In today’s China, the reality is ‘absurd’. In November alone, lacking any popular mandate, Xi Jinping and Li Keqiang assumed the Party’s top two positions of power with the new seven-member Standing Committee of the CCP Politburo revealed at the 18th Party Congress after power struggles behind the scenes. This power transition took place when Sichuan dissident and poet Li Bifeng was given a 12-year sentence on a fabricated charge of ‘contract fraud’, and when, within a month, another 28 Tibetans set themselves on fire.

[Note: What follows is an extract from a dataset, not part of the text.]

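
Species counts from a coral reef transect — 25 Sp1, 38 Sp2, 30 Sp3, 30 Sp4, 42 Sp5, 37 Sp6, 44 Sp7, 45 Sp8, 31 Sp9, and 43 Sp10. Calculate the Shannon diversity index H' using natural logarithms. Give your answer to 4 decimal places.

Total N = 25+38+30+30+42+37+44+45+31+43 = 365, so the proportions are 0.068493, 0.10411, 0.082192, 0.082192, 0.115068, 0.10137, 0.120548, 0.123288, 0.084932, 0.117808 (working shown to 6 dp, full precision carried).
Each pᵢ ln pᵢ term: 0.068493×(-2.681022)=-0.183632, 0.10411×(-2.262311)=-0.235528, 0.082192×(-2.498700)=-0.205373, 0.082192×(-2.498700)=-0.205373, 0.115068×(-2.162228)=-0.248804, 0.10137×(-2.288979)=-0.232034, 0.120548×(-2.115708)=-0.255044, 0.123288×(-2.093235)=-0.258070, 0.084932×(-2.465910)=-0.209433, 0.117808×(-2.138697)=-0.251956.
Sum = -2.285247, so H' = 2.2852.

2.2852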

I condemn the Chinese regime for repressing cultural and political rights enshrined in the Universal Declaration of Human Rights and UN human rights treaties. People have the fundamental right to rise up and overthrow any government which has no legitimacy to represent the people under its rule and deny fundamental rights. We call upon civil society across the globe to stand in solidarity with repressed people under the illegitimate rule of the Chinese Communist Party.

  • release all prisoners of conscience held by the Chinese regime,
  • urges the Chinese regime to allow independent observers and the international media full and unhindered access to all parts of the People’s Republic of China, in particular Tibetan and Uyghur regions,
  • calls on the European Union to refer the human rights situation in China to the European Court of Human Rights,
  • calls on governments and leaders around the world to make human rights a top priority when engaging with the Chinese leadership, and publicly state their solidarity with human rights defenders and the Chinese, Uyghur and Tibetan peoples,
  • urges the international community to demand democracy in China, as the Chinese Communist Party does not represent the people living under its rule.
  • calls on civil society across the global to show solidarity with repressed people under the rule of the CCP.